Hikâyelerinin yanında
deneme yazmayı da ihmal etmemiştir. Denemeleri biraz da hikâyelerinin fikri
arka planı olarak karşımıza çıkar.
Son yirmi yılda Yeni
Şafak gazetesinde yazmış olduğu deneme yazılarını toplandığı Dem Bu Demdir kitabı okuyucuya Mustafa Kutlu’nun denemelerini bir bütün halinde
okuma imkânı sunuyor.
Kitabı elinize alır
almaz kapak resmi dikkatlerden kaçmıyor. Mustafa Kutlu’nun eserlerini
inceleyenler, denemelerini okuyanlar onun okuyucusunu sunduğu düşünceyi çok iyi
bilirler. Birkaç eserini inceleyen herkes, onun eserleri hakkında bilgiyi
kitabın kapağında görebilir. Dem Bu Demdir kitabının kapağındaki resim adeta
Kutlu’nun özlediği sakin ve doğal yaşamı görebilirler. Bir deniz sahilinde
yemyeşil bir ağacın altında sandalyeye oturmuş ve denizi seyreden son
demlerinde bir adam… Kapak fotoğrafı bir nevi sakin ve huzurlu yaşama dönüşü
simgeler.
Mustafa
Kutlu eserleri incelendiğinde insanoğlunun özüne dönmesi gerektiği açıkça
belirtilir. Köyün, kasabanın kent tarafından yutulması ve toprağın terkedilmesi
onun hikâyelerinde temel konu olarak işlenir. Denemelerinde ise bu temanın yanı
sıra yaşadığımız olayları bizlere farklı bir üslupla anlatıyor. Türkiye ve
dünya gündemini farklı bir tarz ile sunuyor. Yaşadığımız olayları taptaze
yeniden sunuyor. Okur – yazar çevrelerinde denemelerin altına tarih konulmaması
eleştirilse de bana göre tarih konulmaması çok isabetli bir karar olmuş, çünkü
yazarın anlatımı olaya canlılık, yenilik katmış.
Mustafa Kutlu’yu
okumak insana iyi geliyor.

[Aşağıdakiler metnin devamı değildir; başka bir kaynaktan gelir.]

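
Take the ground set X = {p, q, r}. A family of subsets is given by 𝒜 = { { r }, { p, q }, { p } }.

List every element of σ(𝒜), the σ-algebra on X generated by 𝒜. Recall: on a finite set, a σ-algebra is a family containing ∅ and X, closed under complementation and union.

Initial family (5 sets): { ∅, { p }, { r }, { p, q }, X }.
Step 1 (2 new):
  { p, r }  = { r } ∪ { p }
  { q, r }  = X∖{ p }
  [7 total]
Step 2 (1 new):
  { q }  = X∖{ p, r }
  [8 total]
Step 3: stable.

Therefore σ(𝒜) = { ∅, { p }, { q }, { r }, { p, q }, { p, r }, { q, r }, X } (|σ(𝒜)| = 8).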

Evin başköşesine oturan irfan sahibi, nüktedan,
mütebessim aile büyüğünü dinler gibi hissedersiniz. Ben Mustafa Kutlu’yu daha
çok köy odalarında o uzun, soğuk ve rüzgârın durmadan şarkı söylediği gecelerde
etrafındaki insanlara tatlı demler yaşatan Anadolu ariflerine benzetiyorum.
Siyasi gündemin, günü
birlik meselelerin çok dışında çok daha kadim ve esaslı dertler üzerine kalem
oynattığından Mustafa Kutlu'nun o gün okunup unutulacak cinsten değil.